Reputation: 28040
So I am building a query like search component for a web application I am working on, similar to the search bar seen for Jira's advance issues search:
https://jira.atlassian.com/browse/WBS-167?jql=status%20%3D%20Accepted
The search is basically very similar to the WHERE statement in SQL but only supporting selected set of comparison operators (for instance I don't plan on supporting the between comparison operator). First thing that came to mind is to use regex but I hear that SQL is the 3rd worst thing to parse with regex.
As an example, this would probably be a complex query I would want to be able to parse:
firstName = 'john' OR (lastName = 'doe' AND (status IN (1,3,5) OR type NOT IN (2, 4, 6)) AND username CONTAINS 'd' AND (type = 1 OR status = 2)

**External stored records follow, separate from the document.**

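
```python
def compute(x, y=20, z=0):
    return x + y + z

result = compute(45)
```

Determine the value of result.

Step 1: compute(45) uses defaults y = 20, z = 0.
Step 2: Returns 45 + 20 + 0 = 65.
Step 3: result = 65

The answer is 65.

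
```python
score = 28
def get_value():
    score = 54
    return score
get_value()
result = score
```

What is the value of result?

Step 1: Global score = 28.
Step 2: get_value() creates local score = 54 (shadow, not modification).
Step 3: After get_value() returns, global score is unchanged. result = 28

The answer is 28.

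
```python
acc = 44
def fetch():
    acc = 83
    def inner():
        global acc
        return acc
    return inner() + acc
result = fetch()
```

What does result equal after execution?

Step 1: Global acc = 44. fetch() shadows with local acc = 83.
Step 2: inner() uses global keyword, so inner() returns global acc = 44.
Step 3: fetch() returns 44 + 83 = 127

The answer is 127.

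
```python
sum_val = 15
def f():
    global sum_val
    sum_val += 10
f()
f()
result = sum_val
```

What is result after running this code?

Step 1: sum_val = 15.
Step 2: First f(): sum_val = 15 + 10 = 25.
Step 3: Second f(): sum_val = 25 + 10 = 35. result = 35

The answer is 35.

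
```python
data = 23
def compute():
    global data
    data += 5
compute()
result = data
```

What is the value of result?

Step 1: data = 23 globally.
Step 2: compute() modifies global data: data += 5 = 28.
Step 3: result = 28

The answer is 28.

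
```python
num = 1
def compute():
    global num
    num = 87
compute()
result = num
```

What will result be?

Step 1: num = 1 globally.
Step 2: compute() declares global num and sets it to 87.
Step 3: After compute(), global num = 87. result = 87

The answer is 87.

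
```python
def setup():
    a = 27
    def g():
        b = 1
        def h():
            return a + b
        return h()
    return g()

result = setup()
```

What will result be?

Step 1: setup() defines a = 27. g() defines b = 1.
Step 2: h() accesses both from enclosing scopes: a = 27, b = 1.
Step 3: result = 27 + 1 = 28

The answer is 28.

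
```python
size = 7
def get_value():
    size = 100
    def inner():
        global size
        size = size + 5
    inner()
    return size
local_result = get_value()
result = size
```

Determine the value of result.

Step 1: Global size = 7. get_value() creates local size = 100.
Step 2: inner() declares global size and adds 5: global size = 7 + 5 = 12.
Step 3: get_value() returns its local size = 100 (unaffected by inner).
Step 4: result = global size = 12

The answer is 12.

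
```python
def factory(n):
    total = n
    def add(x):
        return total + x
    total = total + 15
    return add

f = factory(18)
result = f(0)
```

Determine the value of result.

Step 1: factory(18) sets total = 18, then total = 18 + 15 = 33.
Step 2: Closures capture by reference, so add sees total = 33.
Step 3: f(0) returns 33 + 0 = 33

The answer is 33.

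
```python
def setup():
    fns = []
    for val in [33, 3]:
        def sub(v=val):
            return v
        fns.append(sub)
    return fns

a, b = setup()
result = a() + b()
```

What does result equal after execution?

Step 1: Default argument v=val captures val at each iteration.
Step 2: a() returns 33 (captured at first iteration), b() returns 3 (captured at second).
Step 3: result = 33 + 3 = 36

The answer is 36.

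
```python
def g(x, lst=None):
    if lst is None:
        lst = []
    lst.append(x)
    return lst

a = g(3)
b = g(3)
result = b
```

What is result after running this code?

Step 1: None default with guard creates a NEW list each call.
Step 2: a = [3] (fresh list). b = [3] (another fresh list).
Step 3: result = [3] (this is the fix for mutable default)

The answer is [3].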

and would would want the result of parsing this string to looks something like this:
[{
field: 'firstName',
comparison: '=',
value: 'john'
}, {
connector: 'OR',
items: [{
field: 'lastName',
comparison: '=',
value: 'doe'
}, {
connector: 'AND',
items: [{
field: 'status',
comparison: 'IN',
value: [1,3,5]
}, {
connector: 'OR',
field: 'type',
comparison: 'NOT IN',
value: [2,4,6]
}]
}]
}, {
connector: 'AND',
field: 'username',
comparison: 'CONTAINS',
value: 'd'
}, {
connector: 'AND',
items: [{
field: 'type',
comparison: '=',
value: 1
}, {
connector: 'OR',
field: 'status',
comparison: '=',
value: 2
}]
}]
If regex is a bad choice (and trying to work with regex for a couple of hours did not produce any good results), what is the best why to try to parse this type of string?
Upvotes: 3
Views: 1300
Reputation: 641
It looks like you are developing a small and simple language. As ebyrod said you should use a grammar-based parser instead of regex. Lex and Yacc are great and easy tools for the job. Depending on the language you are using, there are different alternatives.
Take a look at this.
As you can see, you will need to define all the supported operations that can appear on your input. This is done on the Lex file. Then you will need to define your syntax structure (grammar) and the last step is composing your output string.
Upvotes: 2